Zuwanderungsgesetz verschlechtert Asylfolgeverfahren

Eine wenig beachtete, jedoch sehr gravierende Folge des neuen Zuwanderungsgesetzes ist der neu eingeführte § 28 Abs. 2 Asylverfahrensgesetz. Danach ist der alte § 51 Abs. 1 Ausländergesetz, das sogenannte "Kleine Asyl", abgeschafft - für die Fälle, die eine Kontinuität ihrer Verfolgung vom Heimatland bis Deutschland im Rahmen eines zweiten Asylantrages nicht belegen können ("selbstgeschaffene Nachfluchtgründe"). § 28 Abs. 2 AsylVfG sieht nämlich vor, daß in einem solchen Fall der neue § 60 Abs. 1 Aufenthaltsgesetz (entspricht in etwa dem alten § 51 Abs. 1 AuslG) nicht mehr anwendbar ist.

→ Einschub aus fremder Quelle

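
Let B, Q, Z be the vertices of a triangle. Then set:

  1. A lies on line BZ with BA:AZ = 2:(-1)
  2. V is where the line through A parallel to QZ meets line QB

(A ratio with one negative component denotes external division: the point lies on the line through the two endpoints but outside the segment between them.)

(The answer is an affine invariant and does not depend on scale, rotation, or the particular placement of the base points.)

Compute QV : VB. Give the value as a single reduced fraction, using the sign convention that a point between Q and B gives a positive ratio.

Work in coordinates with B = (0, 0), Q = (1, 0), Z = (0, 1).
1. A lies on line BZ with BA:AZ = 2:(-1) ⇒ A = (0, 2)
2. V is where the line through A parallel to QZ meets line QB ⇒ V = (2, 0)
V = Q + t·(B−Q) with t = -1, so QV:VB = t:(1−t) = -1:2

QV:VB = -1/2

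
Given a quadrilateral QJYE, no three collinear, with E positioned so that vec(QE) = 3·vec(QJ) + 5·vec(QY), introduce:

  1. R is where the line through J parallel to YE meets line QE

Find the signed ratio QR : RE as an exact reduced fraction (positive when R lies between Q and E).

QR:RE = -4/7

Work in coordinates with Q = (0, 0), J = (1, 0), Y = (0, 1), E = (3, 5).
1. R is where the line through J parallel to YE meets line QE ⇒ R = (-4, -20/3)
R = Q + t·(E−Q) with t = -4/3, so QR:RE = t:(1−t) = -4/3:7/3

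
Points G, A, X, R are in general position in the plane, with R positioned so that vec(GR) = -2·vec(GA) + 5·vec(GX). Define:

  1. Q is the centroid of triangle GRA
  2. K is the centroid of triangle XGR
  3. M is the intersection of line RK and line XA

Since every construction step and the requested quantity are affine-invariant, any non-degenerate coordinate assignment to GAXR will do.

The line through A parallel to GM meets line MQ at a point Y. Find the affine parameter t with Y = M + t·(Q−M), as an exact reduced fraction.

t = 7

Assign G = (0, 0), A = (1, 0), X = (0, 1), R = (-2, 5) — the answer is frame-independent, so this choice is without loss of generality.
1. Q is the centroid of triangle GRA ⇒ Q = (-1/3, 5/3)
2. K is the centroid of triangle XGR ⇒ K = (-2/3, 2)
3. M is the intersection of line RK and line XA ⇒ M = (-2/5, 7/5)
through A parallel to GM: direction (-2/5, 7/5); meets MQ at Y = (1/15, 49/15)
Y = M + t·(Q−M) with t = 7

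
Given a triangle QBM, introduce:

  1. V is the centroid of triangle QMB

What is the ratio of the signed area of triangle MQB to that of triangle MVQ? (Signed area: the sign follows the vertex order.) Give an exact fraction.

Work in coordinates with Q = (0, 0), B = (1, 0), M = (0, 1).
1. V is the centroid of triangle QMB ⇒ V = (1/3, 1/3)
2·[MQB] = 1, 2·[MVQ] = -1/3
[MQB]:[MVQ] = 1:-1/3 = -3

[MQB]:[MVQ] = -3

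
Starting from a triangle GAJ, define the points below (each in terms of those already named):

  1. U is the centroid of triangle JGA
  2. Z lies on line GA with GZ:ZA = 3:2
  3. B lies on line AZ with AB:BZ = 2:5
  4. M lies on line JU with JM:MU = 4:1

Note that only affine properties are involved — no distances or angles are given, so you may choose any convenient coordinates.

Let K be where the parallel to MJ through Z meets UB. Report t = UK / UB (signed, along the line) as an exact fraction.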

Fallbeispiel: 1. Asylantrag abgelehnt, weil Verfolgung im Heimatland nicht glaubhaft/nicht anerkannt. Danach nutzt der Asylbewerber die demokratischen und bürgerlichen Freiheiten in Deutschland und wird (in Deutschland!) "exilpolitisch" gegen das in seinem Heimatland herrschende Regime öffentlich aktiv. Kann er nicht belegen, daß seine exilpolitische Aktivität bereits in seinem Heimatland "angelegt" war, erhält er nicht die Wohltaten des § 60 Abs. 1 AufenthG; viele Gerichte geben dann hilfsweise, um wenigstens Abschiebungsschutz zu ermöglichen, den § 60 Abs. 7 AufenthG (entspricht in etwa dem alten § 53 Abs. 6 AuslG).